Query by Conditions#

We can use find() to select Documents from a DocumentArray based the conditions specified in a query object. One can use da.find(query) to filter Documents and get nearest neighbours from da:

  • To filter Documents, the query object is a Python dictionary object that defines the filtering conditions using a MongoDB-like query language.

  • To find nearest neighbours, the query object needs to be a NdArray-like, a Document, or a DocumentArray object that defines embedding. One can also use .match() function for this purpose, and there is a minor interface difference between these two functions, which will be described in the next chapter.

filter query syntax

The syntax to define filter queries is dependant of the Document store used. Some will have their own query language depending on the supporting backend.

Let’s see some examples in action. First, let’s prepare a DocumentArray we will use.

from jina import Document, DocumentArray

da = DocumentArray(
    [
        Document(
            text='journal',
            weight=25,
            tags={'h': 14, 'w': 21, 'uom': 'cm'},
            modality='A',
        ),
        Document(
            text='notebook',
            weight=50,
            tags={'h': 8.5, 'w': 11, 'uom': 'in'},
            modality='A',
        ),
        Document(
            text='paper',
            weight=100,
            tags={'h': 8.5, 'w': 11, 'uom': 'in'},
            modality='D',
        ),
        Document(
            text='planner',
            weight=75,
            tags={'h': 22.85, 'w': 30, 'uom': 'cm'},
            modality='D',
        ),
        Document(
            text='postcard',
            weight=45,
            tags={'h': 10, 'w': 15.25, 'uom': 'cm'},
            modality='A',
        ),
    ]
)

da.summary()
                            Documents Summary                            
                                                                         
  Length                 5                                               
  Homogenous Documents   True                                            
  Common Attributes      ('id', 'text', 'tags', 'weight', 'modality')  
                                                                         
                     Attributes Summary                     
                                                            
  Attribute   Data type   #Unique values   Has empty value  
 ────────────────────────────────────────────────────────── 
  id          ('str',)    5                False            
  weight      ('int',)    5                False            
  modality    ('str',)    2                False            
  tags        ('dict',)   5                False            
  text        ('str',)    5                False            

Filter with query operators#

A query filter document can use the query operators to specify conditions in the following form:

{ <field1>: { <operator1>: <value1> }, ... }

Here field1 is any field name of a Document object. To access nested fields, one can use the dunder expression. For example, tags__timestamp is to access doc.tags['timestamp'] field.

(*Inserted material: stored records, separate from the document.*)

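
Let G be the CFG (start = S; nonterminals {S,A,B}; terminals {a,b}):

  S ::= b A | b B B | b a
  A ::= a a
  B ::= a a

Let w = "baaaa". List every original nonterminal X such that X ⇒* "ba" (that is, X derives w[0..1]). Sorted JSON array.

CNF form of G:
  S -> T1 A | T1 T0 | T1 X2
  A -> T0 T0
  B -> T0 T0
  T0 -> a
  T1 -> b
  X2 -> B B

CYK table (by increasing span) (cells [i..j] with 0 ≤ i ≤ j ≤ 1 only):
  cell(0,0) b: {T1}  orig:{}
  cell(1,1) a: {T0}  orig:{}
  cell(0,1) ba: {S}

Original NTs in T[0,1] deriving "ba": ["S"]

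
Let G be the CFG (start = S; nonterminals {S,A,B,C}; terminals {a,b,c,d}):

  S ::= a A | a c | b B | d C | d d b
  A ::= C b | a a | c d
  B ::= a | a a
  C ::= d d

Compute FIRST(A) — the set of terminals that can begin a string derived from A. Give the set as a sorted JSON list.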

value1 can be either a user given Python object, or a substitution field with curly bracket {field}

Finally, operator1 can be one of the following:

Query Operator

Description

$eq

Equal to (number, string)

$ne

Not equal to (number, string)

$gt

Greater than (number)

$gte

Greater than or equal to (number)

$lt

Less than (number)

$lte

Less than or equal to (number)

$in

Is in an array

$nin

Not in an array

$regex

Match the specified regular expression

$size

Match array/dict field that have the specified size. $size does not accept ranges of values.

$exists

Matches documents that have the specified field. And empty string content is also considered as not exists.

For example, to select all modality='D' Documents,

r = da.find({'modality': {'$eq': 'D'}})

pprint(r.to_dict(exclude_none=True))  # just for pretty print
[{"id": "92aee5d665d0c4dd34db10d83642aded",
  "modality": "D",
  "tags": {"h": 8.5, "uom": "in", "w": 11.0},
  "text": "paper",
  "weight": 100.0},
 {"id": "1a9d2139b02bc1c7842ecda94b347889",
  "modality": "D",
  "tags": {"h": 22.85, "uom": "cm", "w": 30.0},
  "text": "planner",
  "weight": 75.0}]

To select all Documents whose .tags['h']>10,

r = da.find({'tags__h': {'$gt': 10}})
[{"id": "4045a9659875fd1299e482d710753de3",
  "modality": "A",
  "tags": {"h": 14.0, "uom": "cm", "w": 21.0},
  "text": "journal",
  "weight": 25.0},
 {"id": "cf7691c445220b94b88ff116911bad24",
  "modality": "D",
  "tags": {"h": 22.85, "uom": "cm", "w": 30.0},
  "text": "planner",
  "weight": 75.0}]

Beside using a predefined value, one can also use a substitution with {field}, notice the curly brackets there. For example,

r = da.find({'tags__h': {'$gt': '{tags__w}'}})
[{"id": "44c6a4b18eaa005c6dbe15a28a32ebce",
  "modality": "A",
  "tags": {"h": 14.0, "uom": "cm", "w": 10.0},
  "text": "journal",
  "weight": 25.0}]

Combine multiple conditions#

You can combine multiple conditions using the following operators

Boolean Operator

Description

$and

Join query clauses with a logical AND

$or

Join query clauses with a logical OR

$not

Inverts the effect of a query expression

r = da.find({'$or': [{'weight': {'$eq': 45}}, {'modality': {'$eq': 'D'}}]})
[{"id": "22985b71b6d483c31cbe507ed4d02bd1",
  "modality": "D",
  "tags": {"h": 8.5, "uom": "in", "w": 11.0},
  "text": "paper",
  "weight": 100.0},
 {"id": "a071faf19feac5809642e3afcd3a5878",
  "modality": "D",
  "tags": {"h": 22.85, "uom": "cm", "w": 30.0},
  "text": "planner",
  "weight": 75.0},
 {"id": "411ecc70a71a3f00fc3259bf08c239d1",
  "modality": "A",
  "tags": {"h": 10.0, "uom": "cm", "w": 15.25},
  "text": "postcard",
  "weight": 45.0}]